A 2014 report by HousingWorks found that the city had 62,000 unsubsidized units affordable to those at 60 percent of the median family income or less, compared to only 18,500 income-restricted units. In addition to being more plentiful, market-rate units carry the additional benefit of not burdening city taxpayers with management or monitoring expenses, notes a resolution that City Council will take up Thursday.
An obvious challenge, however, is that a large percentage of the low-cost market-rate housing is older and likely to soon be demolished and replaced with more expensive units. The incentives to demolish are particularly strong in the context of a booming population, including many well-to-do newcomers in search of luxury housing.
It’s an issue that Mayor Pro Tem Kathie Tovo wants the city to consider as it approaches CodeNEXT, its long-delayed overhaul of the Land Development Code.
The resolution she is asking Council to approve will direct city staff and the consultants working on crafting CodeNEXT “to evaluate the potential net loss or gain of market affordable housing” that will result from changes to zoning or entitlements in the new code.
The city, notes the resolution, should strive “to ensure that proposed changes to the Land Development Code do not inadvertently incentivize the demolition of existing market rate affordable units, especially family-friendly units.”

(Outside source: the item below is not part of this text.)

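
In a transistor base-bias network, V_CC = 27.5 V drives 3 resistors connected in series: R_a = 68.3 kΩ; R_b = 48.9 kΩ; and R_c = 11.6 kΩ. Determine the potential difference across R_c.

V ≈ 2.48 V

Total series resistance ΣR = 68.3 + 48.9 + 11.6 = 128.8 kΩ.
By the voltage-divider rule, V = 27.5 × 11.60/128.8 = 2.477 V.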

In addition, the resolution calls on staff to identify properties that could be acquired by the affordable housing strike fund. The strike fund, a concept championed by Mayor Steve Adler that is still being developed, is a private entity funded by private investors that will acquire and manage housing aimed at middle-income tenants.
Council Member Greg Casar unveiled an amendment that he plans to offer to the resolution that calls on staff to not only assess the potential loss of market-rate affordable units, but the potential gain of subsidized affordable units.
While Tovo’s resolution focuses on housing affordable to those between 60 percent MFI and 120 percent MFI, Casar’s broadens it to include those living at as low as 40 percent MFI.
The amendment “is meant to clarify what I think everybody wants from the resolution,” Casar later told the Austin Monitor.
Casar also made the point that much of the loss of affordable units comes from property owners who renovate their properties or simply raise rents in response to the influx of wealthier residents.
Council Member Jimmy Flannigan wondered whether certain older units could truly be classified as “affordable” if they are either “unlivable” or in need of expensive renovation. Tovo conceded that “some of what is nonsubsidized affordable housing is substandard housing.”
Flannigan also suggested that the city incorporate transportation into its affordability calculation. There are plenty of low-cost units in his suburban district in Northwest Austin, he said, but many of the people who occupy them have to spend heavily on transportation to get to work elsewhere in the city.
Adler said he liked the idea of focusing on a broad range of incomes, including those living at above the area median, many of whom are also moving outside of the city to find cheaper housing. He does not want to see Austin become like San Francisco.
“The only people in San Francisco are those who can afford really expensive homes or those in subsidized homes,” he said.